L'entame de "Voices" annonce l'originalité : on sait déjà qu'on aura un rock gothique dans la lignée de Fields Of The Nephilim, mais le traitement des guitares positionne un son blackgaze tout contemporain. Il faut alors le renfort de la basse de David Amalric et le chant grave de Stéphan Cordary pour opérer la jonction avec le rock grandiloquent des années 1980 et du début des années 1990. Le brouillard moderne ainsi créé permet de dégager les notes lead et les riffs tout en gardant une assise bruitiste ("Try to forget") que le groupe arrête de courts instants pour mieux la replacer, ce qui sert au mieux les belles capacités de la voix. Avec "Reborn", le rythme étant plus enlevé, on peut raisonnablement songer que Sunfrost peut prendre une place singulière en se tournant vers le "Phoenix" de Satyricon (avec Sivert Høyem au chant pour les black metalleux). Le travail sur les textures atteint un bel état, permettant à chacun des musiciens d'être audible et fort, tout en renforçant un aspect échevelé. Lorsque la nappe bruitiste s'efface, laissant les pistes lead prendre le pas, la magie opère moins : sur "Beast", le tempo se ralentit et gagne en élégance mais la composition se fait trop riche : quatre instruments en note à note (Joel Galinski à la deuxième guitare, les claviers joués par Stéphan) pour tricoter ensemble une partition, ça fait beaucoup à suivre. La mise en orbite avec les nappes vient glacer avec efficacité le propos sur le final. "A Dream" souffre d'un parti-pris similaire : la composition pêche par sa densité et le propos se perd dans les pistes qui se déploient en parallèle ; le refrain a du mal à s'imposer tant le spectre est plein (les volutes de sirènes, une bonne idée, surnagent à peine alors qu'elles devraient être l'acmé de ce final).

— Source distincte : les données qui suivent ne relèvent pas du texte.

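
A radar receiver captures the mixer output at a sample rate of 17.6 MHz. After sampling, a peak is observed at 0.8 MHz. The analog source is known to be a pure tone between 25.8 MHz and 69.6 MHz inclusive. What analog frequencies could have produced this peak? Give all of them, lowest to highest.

Frequencies that alias to 0.8 MHz are k·fs ± 0.8 MHz for integer k ≥ 0.
k=0: 0.8 MHz.
k=1: 16.8 MHz, 18.4 MHz.
k=2: 34.4 MHz, 36 MHz.
k=3: 52 MHz, 53.6 MHz.
k=4: 69.6 MHz, 71.2 MHz.
k=5: 87.2 MHz, 88.8 MHz.
Within [25.8 MHz, 69.6 MHz]: 34.4 MHz, 36 MHz, 52 MHz, 53.6 MHz, 69.6 MHz.

34.4 MHz, 36 MHz, 52 MHz, 53.6 MHz, 69.6 MHz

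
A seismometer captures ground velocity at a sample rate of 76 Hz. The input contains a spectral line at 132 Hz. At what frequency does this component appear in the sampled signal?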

Les arrangements portent, notamment le piano, métronomique, qui seconde habilement la basse jazzy et lui autorise des audaces dysharmoniques sur quelques notes, accentuant une tension, elle-même de nouveau équilibrée par la dualité du chant masculin-féminin (Alice C. rejoint Stéphan pour le duo percutant "Take the Risk"). Autre astuce vocale qu'on remarque durant "Salt Sea" où les références aux natives Americans forment une partition plus tribale ouvrant la plaine à un chant plus envoûtant de Stéphan. Assurément, l'une des pièce-maîtresses de ce troisième disque. "Last Card", plus direct, assure aussi son rôle, gardant quelques digressions comme marque de fabrique. C'est un passage plus vif du disque qui sert habilement la langueur introductive de "Inside" ; en effet ce morceau se distingue par son usage de l'électronique et du son donné à l'une des guitares, presque comme une clarinette, renforçant l'étiquette de "spleen rock" attribuée parfois au projet. La voix, cependant, trouve ici une limitation : la tessiture est belle, mais elle comprime les possibles dans les parties les plus vivaces. Le contraste est fort avec les périodes de délicatesse quasiment parlé à l'oreille et qui charment fortement.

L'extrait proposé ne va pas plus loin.